For our December staff newsletter, we asked our employees to send in their New Year’s Resolutions. Our Training Supervisor, Deborah May, sent in this essay on the cultural phenomenon.

In our culture, January 1 is more than a random date on our annual calendar. January 1 is the day when we officially end our grace period of holiday indulgence and begin our determined quest for self-improvement.  Join the gym. Eat three vegetables daily. No more cigarettes. Stick to our new budget.  When January 1 beckons, we transform into the most demanding taskmasters of our lives. Because this time, we shall be disciplined and stoic. We will not fail. The past will not determine our future. We can do it!

However, if we really wanted to change these behaviors, we would simply change them – today. Or at least set into motion a realistic plan of achievable action – today. There is no reason to wait until January 1 to begin doing what we really want to do. New Year resolutions are rarely about what we really want to do, but rather what we believe we should do to become happier, healthier, wealthier, more productive, more responsible, etc.

Successful marathon runners want to run. Healthier people want to eat more vegetables. Parents who listen to their children want to close their laptop when their children are talking to them. It is when we are ambivalent about making a behavioral change that we are not yet ready to make that change.

· Yes, I want to spend more time talking to my children, but I love to spend my leisure time surfing the web.  I should spend more time talking with my children, but I want to have more fun time alone.

·  Yes, I want to be slender, but I love chocolate ice cream. I should lose weight, but I want to eat ice cream every day.

·  Yes, I want to stop smoking, but I love to relax with a good smoke. I should quit smoking, but I want to smoke whenever I feel stressed out.

January 1 is an artificially imposed cultural moment for committing to changes that we believe we should change. But most of us don’t really want to change just because the date is the first of January. That is why nearly all New Year resolutions fail within a few months. Unfortunately, we will blame ourselves for not succeeding in changing the behavior we convinced ourselves we were ready to change. Our self-esteem is likely to suffer another bruising by voluntarily
participating in the annual ritual.
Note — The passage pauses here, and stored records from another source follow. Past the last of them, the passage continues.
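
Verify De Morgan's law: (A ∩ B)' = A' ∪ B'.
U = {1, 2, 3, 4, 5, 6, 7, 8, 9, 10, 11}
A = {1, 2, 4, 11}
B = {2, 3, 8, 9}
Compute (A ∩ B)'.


U = {1, 2, 3, 4, 5, 6, 7, 8, 9, 10, 11}
A = {1, 2, 4, 11}, B = {2, 3, 8, 9}
A ∩ B = {2}
(A ∩ B)' = U \ (A ∩ B) = {1, 3, 4, 5, 6, 7, 8, 9, 10, 11}
Verification via A' ∪ B': A' = {3, 5, 6, 7, 8, 9, 10}, B' = {1, 4, 5, 6, 7, 10, 11}
A' ∪ B' = {1, 3, 4, 5, 6, 7, 8, 9, 10, 11} ✓

{1, 3, 4, 5, 6, 7, 8, 9, 10, 11}


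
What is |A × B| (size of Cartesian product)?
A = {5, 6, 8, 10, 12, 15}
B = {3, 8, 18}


Set A = {5, 6, 8, 10, 12, 15} has 6 elements.
Set B = {3, 8, 18} has 3 elements.
|A × B| = |A| × |B| = 6 × 3 = 18

18


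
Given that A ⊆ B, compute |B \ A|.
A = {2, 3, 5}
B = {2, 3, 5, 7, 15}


Set A = {2, 3, 5}, |A| = 3
Set B = {2, 3, 5, 7, 15}, |B| = 5
Since A ⊆ B: B \ A = {7, 15}
|B| - |A| = 5 - 3 = 2

2


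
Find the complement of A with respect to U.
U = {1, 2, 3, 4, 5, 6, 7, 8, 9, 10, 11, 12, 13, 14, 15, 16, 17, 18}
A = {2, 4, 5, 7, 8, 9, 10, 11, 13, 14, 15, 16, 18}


Universal set U = {1, 2, 3, 4, 5, 6, 7, 8, 9, 10, 11, 12, 13, 14, 15, 16, 17, 18}
Set A = {2, 4, 5, 7, 8, 9, 10, 11, 13, 14, 15, 16, 18}
A' = U \ A = elements in U but not in A
Checking each element of U:
1 (not in A, include), 2 (in A, exclude), 3 (not in A, include), 4 (in A, exclude), 5 (in A, exclude), 6 (not in A, include), 7 (in A, exclude), 8 (in A, exclude), 9 (in A, exclude), 10 (in A, exclude), 11 (in A, exclude), 12 (not in A, include), 13 (in A, exclude), 14 (in A, exclude), 15 (in A, exclude), 16 (in A, exclude), 17 (not in A, include), 18 (in A, exclude)
A' = {1, 3, 6, 12, 17}

{1, 3, 6, 12, 17}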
Only a tiny percentage of resolution makers will succeed, because they really wanted to make the change very close to the time that New Year’s Day happened to roll around again.

In conclusion, I am suggesting that New Year self-improvement resolutions are unlikely to provide us with what we most need, today and in the coming new year. Peace of mind. Self-acceptance. To love and be loved for who we are – exactly as we are, no improvements necessary – today.